What good is it, my brothers, if someone says he has faith but does not have works? Can that faith save him. … So also faith by itself, if it does not have works, is dead (James 2:14, 17 ESV).
This is the point at which many think that James and Paul are at odds, because Paul says that we are not saved by works but by grace through faith. It is one of the reasons that Martin Luther considered James to be an “epistle of straw.”
But James and Paul can be reconciled, if not altogether easily. Their reconciliation is not easy not in the sense that their respective positions on faith and works are inherently opposed, but in the sense that reconciling them requires close attention and thought.

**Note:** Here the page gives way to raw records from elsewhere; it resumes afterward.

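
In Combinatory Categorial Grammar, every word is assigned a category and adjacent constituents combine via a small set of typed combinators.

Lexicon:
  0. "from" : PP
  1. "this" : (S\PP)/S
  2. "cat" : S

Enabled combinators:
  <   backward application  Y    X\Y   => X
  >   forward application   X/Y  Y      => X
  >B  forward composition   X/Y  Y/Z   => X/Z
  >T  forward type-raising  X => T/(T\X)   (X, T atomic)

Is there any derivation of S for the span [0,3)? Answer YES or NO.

[0,3] S   <
  [0,1] "from" : PP
  [1,3] S\PP   >
    [1,2] "this" : (S\PP)/S
    [2,3] "cat" : S

YES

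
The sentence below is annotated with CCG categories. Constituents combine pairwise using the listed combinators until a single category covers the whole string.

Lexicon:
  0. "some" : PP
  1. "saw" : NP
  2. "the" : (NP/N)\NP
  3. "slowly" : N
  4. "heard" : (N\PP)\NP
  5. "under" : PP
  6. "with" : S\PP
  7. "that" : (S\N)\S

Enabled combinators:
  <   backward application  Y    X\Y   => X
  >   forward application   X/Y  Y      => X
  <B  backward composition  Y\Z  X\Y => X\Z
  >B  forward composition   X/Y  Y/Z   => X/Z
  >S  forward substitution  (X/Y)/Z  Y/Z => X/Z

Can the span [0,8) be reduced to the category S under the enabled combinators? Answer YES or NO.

YES

[0,8] S   <
  [0,5] N   <
    [0,1] "some" : PP
    [1,5] N\PP   <
      [1,4] NP   >
        [1,3] NP/N   <
          [1,2] "saw" : NP
          [2,3] "the" : (NP/N)\NP
        [3,4] "slowly" : N
      [4,5] "heard" : (N\PP)\NP
  [5,8] S\N   <
    [5,7] S   <
      [5,6] "under" : PP
      [6,7] "with" : S\PP
    [7,8] "that" : (S\N)\S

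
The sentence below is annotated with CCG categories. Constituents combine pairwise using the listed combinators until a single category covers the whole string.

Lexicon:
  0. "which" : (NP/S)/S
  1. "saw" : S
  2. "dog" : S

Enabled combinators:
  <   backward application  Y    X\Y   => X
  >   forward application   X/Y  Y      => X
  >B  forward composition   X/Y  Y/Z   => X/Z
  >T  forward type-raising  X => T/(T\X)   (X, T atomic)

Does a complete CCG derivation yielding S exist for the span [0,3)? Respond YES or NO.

NO

(NP/S)/S S S
CKY chart[0,3] = {N/(N\NP), NP, NP/(NP\NP), NP/(S\S), PP/(PP\NP), S/(S\NP)}; S ∉ chart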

One means of reconciling them is to consider the error they were addressing. Paul addressed the problem of people believing that they were made right with God by their works, to which he responded that we are, instead, saved by faith alone. James addressed the problem of people believing that they need not do anything as alleged believers in Christ, to which he responded that instead, saving faith motivates actions.
This view of faith and works has prompted the slogan “we are saved by faith alone, but not by a faith that is alone.” This is not trite sloganeering, but a true reflection of the spiritual reality.
Our works cannot save us. But once we are saved through faith by grace, that grace-filled and grace-empowered faith will produce works. According to James, a “faith” that has no works cannot save — that is, a faith that does not produce works did not truly save — and is dead.
The specific example James gives is that of how the alleged believer responds to someone who needs clothing and food. A faith that provides nothing for the one in physical need, but only says — even in super-spiritual, Bible-quoting, sanctimonious language — “be warmed and be filled” is not true faith, and the one who says it is not saved.
What good, after all, is a faith that has no works?